Re: [PATCH] cpufreq: fix race on cpufreq online

From: Schspa Shi
Date: Mon May 09 2022 - 11:06:21 EST


Viresh Kumar <viresh.kumar@xxxxxxxxxx> writes:

> I had to dig the old patch first before starting to review what your
> next one does.
>
> On 21-04-22, 03:15, Schspa Shi wrote:
>> When cpufreq online failed, policy->cpus are not empty while
>> cpufreq sysfs file available, we may access some data freed.
>>
>> Take policy->clk as an example:
>>
>> static int cpufreq_online(unsigned int cpu)
>> {
>> ...
>> // policy->cpus != 0 at this time
>> down_write(&policy->rwsem);
>> ret = cpufreq_add_dev_interface(policy);
>
> Please keep some code to help understand where we went from here. I am
> sure you meant that we will error out in this case, but you removed
> the relevant code.
>

Yes, I will add this to the next version of patch.

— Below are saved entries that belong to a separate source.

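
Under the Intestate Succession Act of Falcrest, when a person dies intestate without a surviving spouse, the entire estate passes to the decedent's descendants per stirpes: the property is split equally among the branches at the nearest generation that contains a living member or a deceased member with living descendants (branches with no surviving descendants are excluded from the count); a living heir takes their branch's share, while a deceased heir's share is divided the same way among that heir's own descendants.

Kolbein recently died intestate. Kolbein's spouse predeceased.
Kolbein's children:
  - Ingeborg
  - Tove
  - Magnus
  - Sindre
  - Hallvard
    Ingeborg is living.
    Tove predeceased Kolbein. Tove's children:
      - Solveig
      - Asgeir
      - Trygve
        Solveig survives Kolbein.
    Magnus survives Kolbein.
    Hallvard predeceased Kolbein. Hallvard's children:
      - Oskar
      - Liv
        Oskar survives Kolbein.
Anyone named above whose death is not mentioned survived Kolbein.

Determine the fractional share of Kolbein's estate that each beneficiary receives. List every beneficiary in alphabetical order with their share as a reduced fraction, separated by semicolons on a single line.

Asgeir 1/15; Ingeborg 1/5; Liv 1/10; Magnus 1/5; Oskar 1/10; Sindre 1/5; Solveig 1/15; Trygve 1/15

There is no surviving spouse, so the entire estate passes to Kolbein's descendants per stirpes.
The estate is divided into 5 equal shares of 1/5 among Ingeborg, Tove, Magnus, Sindre, Hallvard.
Ingeborg is living and takes 1/5.
Tove predeceased; the 1/5 allotted to Tove's branch passes to Tove's issue by representation.
The 1/5 is divided into 3 equal shares of 1/15 among Solveig, Asgeir, Trygve.
Solveig is living and takes 1/15.
Asgeir is living and takes 1/15.
Trygve is living and takes 1/15.
Magnus is living and takes 1/5.
Sindre is living and takes 1/5.
Hallvard predeceased; the 1/5 allotted to Hallvard's branch passes to Hallvard's issue by representation.
The 1/5 is divided into 2 equal shares of 1/10 among Oskar, Liv.
Oskar is living and takes 1/10.
Liv is living and takes 1/10.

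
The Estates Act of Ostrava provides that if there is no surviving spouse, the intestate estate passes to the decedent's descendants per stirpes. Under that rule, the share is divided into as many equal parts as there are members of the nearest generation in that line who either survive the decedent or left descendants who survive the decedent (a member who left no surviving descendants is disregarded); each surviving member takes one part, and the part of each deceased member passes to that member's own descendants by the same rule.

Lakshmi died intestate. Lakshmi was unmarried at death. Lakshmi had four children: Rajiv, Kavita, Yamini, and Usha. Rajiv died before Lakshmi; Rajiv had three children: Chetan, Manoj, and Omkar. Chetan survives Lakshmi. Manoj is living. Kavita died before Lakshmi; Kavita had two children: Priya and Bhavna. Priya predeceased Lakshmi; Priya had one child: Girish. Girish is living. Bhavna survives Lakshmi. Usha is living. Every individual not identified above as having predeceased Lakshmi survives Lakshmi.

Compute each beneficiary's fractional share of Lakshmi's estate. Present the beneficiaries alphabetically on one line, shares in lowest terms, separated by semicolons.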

>> up_write(&policy->rwsem);
>>
>> return 0;
>>
>> out_destroy_policy:
>> for_each_cpu(j, policy->real_cpus)
>> remove_cpu_dev_symlink(policy, get_cpu_device(j));
>> up_write(&policy->rwsem);
>> ...
>> out_exit_policy:
>> if (cpufreq_driver->exit)
>> cpufreq_driver->exit(policy);
>> clk_put(policy->clk);
>> // policy->clk is a wild pointer
>> ...
>> ^
>> |
>> Another process access
>> __cpufreq_get
>> cpufreq_verify_current_freq
>> cpufreq_generic_get
>> // acces wild pointer of policy->clk;
>> |
>> |
>> out_offline_policy: |
>> cpufreq_policy_free(policy); |
>> // deleted here, and will wait for no body reference
>> cpufreq_policy_put_kobj(policy);
>> }
>>
>> Signed-off-by: Schspa Shi <schspa@xxxxxxxxx>
>> ---
>> drivers/cpufreq/cpufreq.c | 5 +++--
>> 1 file changed, 3 insertions(+), 2 deletions(-)
>>
>> diff --git a/drivers/cpufreq/cpufreq.c b/drivers/cpufreq/cpufreq.c
>> index 80f535cc8a75..0d58b0f8f3af 100644
>> --- a/drivers/cpufreq/cpufreq.c
>> +++ b/drivers/cpufreq/cpufreq.c
>> @@ -1533,8 +1533,6 @@ static int cpufreq_online(unsigned int cpu)
>> for_each_cpu(j, policy->real_cpus)
>> remove_cpu_dev_symlink(policy, get_cpu_device(j));
>>
>> - up_write(&policy->rwsem);
>> -
>> out_offline_policy:
>> if (cpufreq_driver->offline)
>> cpufreq_driver->offline(policy);
>> @@ -1543,6 +1541,9 @@ static int cpufreq_online(unsigned int cpu)
>> if (cpufreq_driver->exit)
>> cpufreq_driver->exit(policy);
>>
>> + cpumask_clear(policy->cpus);
>> + up_write(&policy->rwsem);
>
> This is simply buggy as now an error out to out_offline_policy or
> out_exit_policy will try to release a semaphore which was never taken
> in the first place. This works fine only if we failed late, i.e. via
> out_destroy_policy.
>

I am very sorry for this oversight.

To fix this issue, there is no need to move cpufreq_driver->exit(policy)
and cpufreq_driver->offline(policy) to inside of &policy->rwsem.
I made this change because they are inside of &policy->rwsem write lock
at cpufreq_offline. I think we should keep offline & exit call inside of
policy->rwsem for better symmetry.

static int cpufreq_offline(unsigned int cpu)
{
...
down_write(&policy->rwsem);
...
/*
* Perform the ->offline() during light-weight tear-down, as
* that allows fast recovery when the CPU comes back.
*/
if (cpufreq_driver->offline) {
cpufreq_driver->offline(policy);
} else if (cpufreq_driver->exit) {
cpufreq_driver->exit(policy);
policy->freq_table = NULL;
}

unlock:
up_write(&policy->rwsem);
return 0;
}

> The very first thing we need to do now is revert this patch. Lemme
> send a patch for that and you can send a fresh fix over that once you
> have a stable fix.

For the next version of the stable fix, I'd be willing to keep exit and
offline calls inside of policy->rwsem. But it's OK for me to keep offline
& exit calls outside of policy->rwsem.

---
BRs


Schspa Shi